Bottom of the Slippery Slope

Over at Jester's Trek, he has a post called Slippery Slope in which he asks the question if providing out of game services for ISK is the start of a slippery slope:

Let's take it a step further. I don't own a hosting company. But I do have $500. Let's suppose that I'm willing to pay the hosting charges for this massive EVE gambling site. I go to the operators of this gambling website and they're amenable to giving me 50 billion ISK per year for website hosting. I go to a hosting company I know, and I buy a dedicated hosting server. I then advertise it in Sell Orders with a somewhat misleading post title. The operator of this gambling site then replies to my post saying that he wants to buy my services with ISK. We then let the post fall far down into the invisible pit of thousands of other Sell Order posts.
The gambling site gets their hosting. I get 50 billion ISK -- $1500 worth of ISK -- for $500. Is this legal? Or is it RMT?
Not so fast.
When you buy a kill-board from EVSCO (which hundreds, if not thousands of EVE players, corps, and alliances have done), you pay ISK for the in-game service, which is legal. The owners of EVSCO then pay for the website hosting of your kill-board. As their in-game business has expanded, I'm quite sure they've had to pay more RL money to their hosting company to host all those kill-boards and deal with the demand. EVSCO pays RL money and in return receives large amounts of ISK from hundreds of EVE players, corps, and alliances. Same question: is that legal? Or is it RMT?
Don't be alarmed. That sensation you're experiencing is just the slippery slope.
The summary of what I'm going to write can be written as thus: We are at the bottom of the slippery slope already, the issue has been decided. We have been at the bottom for so long some of us don't even recognize it and are taken aback when they look around and see where they are.
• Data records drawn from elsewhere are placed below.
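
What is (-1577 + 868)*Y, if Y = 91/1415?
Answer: -64519/1415 ≈ -45.596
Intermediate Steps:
Y = 91/1415 (Y = 91*(1/1415) = 91/1415 ≈ 0.064311)
(-1577 + 868)*Y = (-1577 + 868)*(91/1415) = -709*91/1415 = -64519/1415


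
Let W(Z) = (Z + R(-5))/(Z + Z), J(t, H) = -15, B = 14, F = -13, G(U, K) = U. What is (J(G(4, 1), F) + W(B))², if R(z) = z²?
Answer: 145161/784 ≈ 185.15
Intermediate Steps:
W(Z) = (25 + Z)/(2*Z) (W(Z) = (Z + (-5)²)/(Z + Z) = (Z + 25)/((2*Z)) = (25 + Z)*(1/(2*Z)) = (25 + Z)/(2*Z))
(J(G(4, 1), F) + W(B))² = (-15 + (½)*(25 + 14)/14)² = (-15 + (½)*(1/14)*39)² = (-15 + 39/28)² = (-381/28)² = 145161/784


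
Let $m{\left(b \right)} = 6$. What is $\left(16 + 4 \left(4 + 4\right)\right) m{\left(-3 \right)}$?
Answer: $288$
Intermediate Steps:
$\left(16 + 4 \left(4 + 4\right)\right) m{\left(-3 \right)} = \left(16 + 4 \left(4 + 4\right)\right) 6 = \left(16 + 4 \cdot 8\right) 6 = \left(16 + 32\right) 6 = 48 \cdot 6 = 288$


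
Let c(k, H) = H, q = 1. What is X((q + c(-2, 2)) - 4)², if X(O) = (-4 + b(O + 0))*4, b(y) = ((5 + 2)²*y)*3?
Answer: 364816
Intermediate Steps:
b(y) = 147*y (b(y) = (7²*y)*3 = (49*y)*3 = 147*y)
X(O) = -16 + 588*O (X(O) = (-4 + 147*(O + 0))*4 = (-4 + 147*O)*4 = -16 + 588*O)
X((q + c(-2, 2)) - 4)² = (-16 + 588*((1 + 2) - 4))² = (-16 + 588*(3 - 4))² = (-16 + 588*(-1))² = (-16 - 588)² = (-604)² = 364816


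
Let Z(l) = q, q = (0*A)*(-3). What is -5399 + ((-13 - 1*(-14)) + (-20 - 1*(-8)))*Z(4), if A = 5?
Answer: -5399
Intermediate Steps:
q = 0 (q = (0*5)*(-3) = 0*(-3) = 0)
Z(l) = 0
-5399 + ((-13 - 1*(-14)) + (-20 - 1*(-8)))*Z(4) = -5399 + ((-13 - 1*(-14)) + (-20 - 1*(-8)))*0 = -5399 + ((-13 + 14) + (-20 + 8))*0 = -5399 + (1 - 12)*0 = -5399 - 11*0 = -5399 + 0 = -5399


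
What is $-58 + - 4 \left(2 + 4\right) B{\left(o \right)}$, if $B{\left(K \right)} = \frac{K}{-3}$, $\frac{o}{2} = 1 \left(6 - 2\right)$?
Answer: $6$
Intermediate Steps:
$o = 8$ ($o = 2 \cdot 1 \left(6 - 2\right) = 2 \cdot 1 \cdot 4 = 2 \cdot 4 = 8$)
$B{\left(K \right)} = - \frac{K}{3}$
$-58 + - 4 \left(2 + 4\right) B{\left(o \right)} = -58 + - 4 \left(2 + 4\right) \left(\left(- \frac{1}{3}\right) 8\right) = -58 + \left(-4\right) 6 \left(- \frac{8}{3}\right) = -58 - -64 = -58 + 64 = 6$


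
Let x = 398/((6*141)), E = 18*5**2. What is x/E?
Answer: 199/190350 ≈ 0.0010454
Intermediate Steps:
E = 450 (E = 18*25 = 450)
x = 199/423 (x = 398/846 = 398*(1/846) = 199/423 ≈ 0.47045)
x/E = (199/423)/450 = (199/423)*(1/450) = 199/190350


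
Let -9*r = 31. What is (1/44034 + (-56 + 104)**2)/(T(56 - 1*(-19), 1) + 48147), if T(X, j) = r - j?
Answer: 304363011/6359727874 ≈ 0.047858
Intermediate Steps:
r = -31/9 (r = -1/9*31 = -31/9 ≈ -3.4444)
T(X, j) = -31/9 - j
(1/44034 + (-56 + 104)**2)/(T(56 - 1*(-19), 1) + 48147) = (1/44034 + (-56 + 104)**2)/((-31/9 - 1*1) + 48147) = (1/44034 + 48**2)/((-31/9 - 1) + 48147) = (1/44034 + 2304)/(-40/9 + 48147) = 101454337/(44034*(433283/9)) = (101454337/44034)*(9/433283) = 304363011/6359727874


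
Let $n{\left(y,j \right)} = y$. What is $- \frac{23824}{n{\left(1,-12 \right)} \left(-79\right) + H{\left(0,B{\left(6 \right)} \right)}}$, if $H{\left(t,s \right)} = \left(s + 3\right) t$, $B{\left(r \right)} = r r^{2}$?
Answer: $\frac{23824}{79} \approx 301.57$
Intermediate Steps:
$B{\left(r \right)} = r^{3}$
$H{\left(t,s \right)} = t \left(3 + s\right)$ ($H{\left(t,s \right)} = \left(3 + s\right) t = t \left(3 + s\right)$)
$- \frac{23824}{n{\left(1,-12 \right)} \left(-79\right) + H{\left(0,B{\left(6 \right)} \right)}} = - \frac{23824}{1 \left(-79\right) + 0 \left(3 + 6^{3}\right)} = - \frac{23824}{-79 + 0 \left(3 + 216\right)} = - \frac{23824}{-79 + 0 \cdot 219} = - \frac{23824}{-79 + 0} = - \frac{23824}{-79} = \left(-23824\right) \left(- \frac{1}{79}\right) = \frac{23824}{79}$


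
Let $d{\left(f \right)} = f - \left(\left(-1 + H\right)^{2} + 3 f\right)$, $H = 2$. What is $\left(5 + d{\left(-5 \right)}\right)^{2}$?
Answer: $196$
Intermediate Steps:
$d{\left(f \right)} = -1 - 2 f$ ($d{\left(f \right)} = f - \left(\left(-1 + 2\right)^{2} + 3 f\right) = f - \left(1 + 3 f\right) = -1 - 2 f$)
$\left(5 + d{\left(-5 \right)}\right)^{2} = \left(5 - -9\right)^{2} = \left(5 + \left(-1 + 10\right)\right)^{2} = \left(5 + 9\right)^{2} = 14^{2} = 196$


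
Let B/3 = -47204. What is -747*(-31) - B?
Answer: 164769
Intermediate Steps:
B = -141612 (B = 3*(-47204) = -141612)
-747*(-31) - B = -747*(-31) - 1*(-141612) = 23157 + 141612 = 164769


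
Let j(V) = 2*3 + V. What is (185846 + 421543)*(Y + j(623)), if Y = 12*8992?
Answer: 65921750337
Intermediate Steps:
Y = 107904
j(V) = 6 + V
(185846 + 421543)*(Y + j(623)) = (185846 + 421543)*(107904 + (6 + 623)) = 607389*(107904 + 629) = 607389*108533 = 65921750337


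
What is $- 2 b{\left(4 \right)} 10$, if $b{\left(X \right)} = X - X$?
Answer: $0$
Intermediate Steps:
$b{\left(X \right)} = 0$
$- 2 b{\left(4 \right)} 10 = \left(-2\right) 0 \cdot 10 = 0 \cdot 10 = 0$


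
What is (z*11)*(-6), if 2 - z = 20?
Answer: 1188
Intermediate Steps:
z = -18 (z = 2 - 1*20 = 2 - 20 = -18)
(z*11)*(-6) = -18*11*(-6) = -198*(-6) = 1188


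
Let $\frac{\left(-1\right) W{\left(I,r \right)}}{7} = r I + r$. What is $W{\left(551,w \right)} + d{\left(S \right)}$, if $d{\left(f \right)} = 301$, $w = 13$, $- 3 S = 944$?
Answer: $-49931$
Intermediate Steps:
$S = - \frac{944}{3}$ ($S = \left(- \frac{1}{3}\right) 944 = - \frac{944}{3} \approx -314.67$)
$W{\left(I,r \right)} = - 7 r - 7 I r$ ($W{\left(I,r \right)} = - 7 \left(r I + r\right) = - 7 \left(I r + r\right) = - 7 \left(r + I r\right) = - 7 r - 7 I r$)
$W{\left(551,w \right)} + d{\left(S \right)} = \left(-7\right) 13 \left(1 + 551\right) + 301 = \left(-7\right) 13 \cdot 552 + 301 = -50232 + 301 = -49931$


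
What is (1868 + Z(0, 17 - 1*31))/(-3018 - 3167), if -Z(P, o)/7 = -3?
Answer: -1889/6185 ≈ -0.30542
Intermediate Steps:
Z(P, o) = 21 (Z(P, o) = -7*(-3) = 21)
(1868 + Z(0, 17 - 1*31))/(-3018 - 3167) = (1868 + 21)/(-3018 - 3167) = 1889/(-6185) = 1889*(-1/6185) = -1889/6185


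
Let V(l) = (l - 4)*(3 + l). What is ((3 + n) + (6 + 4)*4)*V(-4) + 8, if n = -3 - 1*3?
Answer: 304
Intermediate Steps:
n = -6 (n = -3 - 3 = -6)
V(l) = (-4 + l)*(3 + l)
((3 + n) + (6 + 4)*4)*V(-4) + 8 = ((3 - 6) + (6 + 4)*4)*(-12 + (-4)² - 1*(-4)) + 8 = (-3 + 10*4)*(-12 + 16 + 4) + 8 = (-3 + 40)*8 + 8 = 37*8 + 8 = 296 + 8 = 304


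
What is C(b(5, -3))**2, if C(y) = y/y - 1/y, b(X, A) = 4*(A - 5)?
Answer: 1089/1024 ≈ 1.0635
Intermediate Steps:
b(X, A) = -20 + 4*A (b(X, A) = 4*(-5 + A) = -20 + 4*A)
C(y) = 1 - 1/y
C(b(5, -3))**2 = ((-1 + (-20 + 4*(-3)))/(-20 + 4*(-3)))**2 = ((-1 + (-20 - 12))/(-20 - 12))**2 = ((-1 - 32)/(-32))**2 = (-1/32*(-33))**2 = (33/32)**2 = 1089/1024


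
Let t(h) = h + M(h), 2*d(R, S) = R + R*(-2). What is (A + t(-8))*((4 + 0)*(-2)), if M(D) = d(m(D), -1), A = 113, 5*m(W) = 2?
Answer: -4192/5 ≈ -838.40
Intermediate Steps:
m(W) = ⅖ (m(W) = (⅕)*2 = ⅖)
d(R, S) = -R/2 (d(R, S) = (R + R*(-2))/2 = (R - 2*R)/2 = (-R)/2 = -R/2)
M(D) = -⅕ (M(D) = -½*⅖ = -⅕)
t(h) = -⅕ + h (t(h) = h - ⅕ = -⅕ + h)
(A + t(-8))*((4 + 0)*(-2)) = (113 + (-⅕ - 8))*((4 + 0)*(-2)) = (113 - 41/5)*(4*(-2)) = (524/5)*(-8) = -4192/5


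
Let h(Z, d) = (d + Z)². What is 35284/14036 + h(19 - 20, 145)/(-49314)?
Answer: 60372695/28840471 ≈ 2.0933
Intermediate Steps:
h(Z, d) = (Z + d)²
35284/14036 + h(19 - 20, 145)/(-49314) = 35284/14036 + ((19 - 20) + 145)²/(-49314) = 35284*(1/14036) + (-1 + 145)²*(-1/49314) = 8821/3509 + 144²*(-1/49314) = 8821/3509 + 20736*(-1/49314) = 8821/3509 - 3456/8219 = 60372695/28840471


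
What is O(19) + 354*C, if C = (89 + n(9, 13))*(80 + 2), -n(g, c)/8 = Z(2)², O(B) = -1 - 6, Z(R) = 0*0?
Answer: 2583485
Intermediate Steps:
Z(R) = 0
O(B) = -7
n(g, c) = 0 (n(g, c) = -8*0² = -8*0 = 0)
C = 7298 (C = (89 + 0)*(80 + 2) = 89*82 = 7298)
O(19) + 354*C = -7 + 354*7298 = -7 + 2583492 = 2583485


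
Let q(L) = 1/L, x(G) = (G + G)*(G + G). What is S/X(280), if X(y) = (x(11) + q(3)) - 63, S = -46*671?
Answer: -46299/632 ≈ -73.258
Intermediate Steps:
x(G) = 4*G² (x(G) = (2*G)*(2*G) = 4*G²)
S = -30866
X(y) = 1264/3 (X(y) = (4*11² + 1/3) - 63 = (4*121 + ⅓) - 63 = (484 + ⅓) - 63 = 1453/3 - 63 = 1264/3)
S/X(280) = -30866/1264/3 = -30866*3/1264 = -46299/632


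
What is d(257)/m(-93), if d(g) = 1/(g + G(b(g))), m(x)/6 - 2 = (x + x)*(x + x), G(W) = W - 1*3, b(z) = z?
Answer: 1/106077468 ≈ 9.4271e-9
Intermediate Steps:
G(W) = -3 + W (G(W) = W - 3 = -3 + W)
m(x) = 12 + 24*x² (m(x) = 12 + 6*((x + x)*(x + x)) = 12 + 6*((2*x)*(2*x)) = 12 + 6*(4*x²) = 12 + 24*x²)
d(g) = 1/(-3 + 2*g) (d(g) = 1/(g + (-3 + g)) = 1/(-3 + 2*g))
d(257)/m(-93) = 1/((-3 + 2*257)*(12 + 24*(-93)²)) = 1/((-3 + 514)*(12 + 24*8649)) = 1/(511*(12 + 207576)) = (1/511)/207588 = (1/511)*(1/207588) = 1/106077468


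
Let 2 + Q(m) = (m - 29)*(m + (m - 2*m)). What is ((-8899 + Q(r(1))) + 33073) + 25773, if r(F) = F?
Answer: 49945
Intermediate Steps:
Q(m) = -2 (Q(m) = -2 + (m - 29)*(m + (m - 2*m)) = -2 + (-29 + m)*(m - m) = -2 + (-29 + m)*0 = -2 + 0 = -2)
((-8899 + Q(r(1))) + 33073) + 25773 = ((-8899 - 2) + 33073) + 25773 = (-8901 + 33073) + 25773 = 24172 + 25773 = 49945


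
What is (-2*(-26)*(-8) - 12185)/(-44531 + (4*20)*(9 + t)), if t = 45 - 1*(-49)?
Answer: 12601/36291 ≈ 0.34722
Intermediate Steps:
t = 94 (t = 45 + 49 = 94)
(-2*(-26)*(-8) - 12185)/(-44531 + (4*20)*(9 + t)) = (-2*(-26)*(-8) - 12185)/(-44531 + (4*20)*(9 + 94)) = (52*(-8) - 12185)/(-44531 + 80*103) = (-416 - 12185)/(-44531 + 8240) = -12601/(-36291) = -12601*(-1/36291) = 12601/36291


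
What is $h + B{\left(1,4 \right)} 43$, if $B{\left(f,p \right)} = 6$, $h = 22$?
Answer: $280$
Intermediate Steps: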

OK, now that the conclusion is out of the way, let's write the post.

Real Money Trading, aka RMT, is both legal and illegal in EVE Online. Legal RMT started with the allowed selling of Eve Time Codes on the forums back in the history of time, at least 7 years ago, and continued with the allowed selling of characters in the bazaar and more recently the allowed selling of out of game services. The fact you can get 600 million ISK for about $15 or, as in Ripard's example above, 50 billion ISK for $500 is irrelevant. Its legal in this game and the start of the slippery slope was the eve time codes; everything thereafter was simply applying the same principle.

What is that principle? Quite simply put, CPP is OK with someone giving money for ISK as long as someone else cannot sell ISK for money. As long as the transactions do not make a profit for a person in the 'community', then its a legal transaction.

The reason people are not allowed to sell ISK for real money profit is that it quickly becomes a business more interested in acquiring ISK to sell in greater quantities and thus encourages game damaging behaviours like farming, botting, and account hacking. In Ripard's example above, no one's real money wallet is at a higher balance other than the hosting company who is not part of the community and sold server time and thus has no interest in engaging in game damaging activities.

So RMT is alive and well and legal in EVE in certain scenarios, even if the implications of that bother people as they look at the scope it can take on.

Now the far more interesting question is if the legal RMT, all of it from time codes to hosting-for-ISK deals, is good for the game or not.

2 comments:

  1. Cash for ISK - no problem

    ISK for cash - problem

    The difference is huge.

    ReplyDelete
  2. Great post! I feel like I'm starting to fall behind the subject.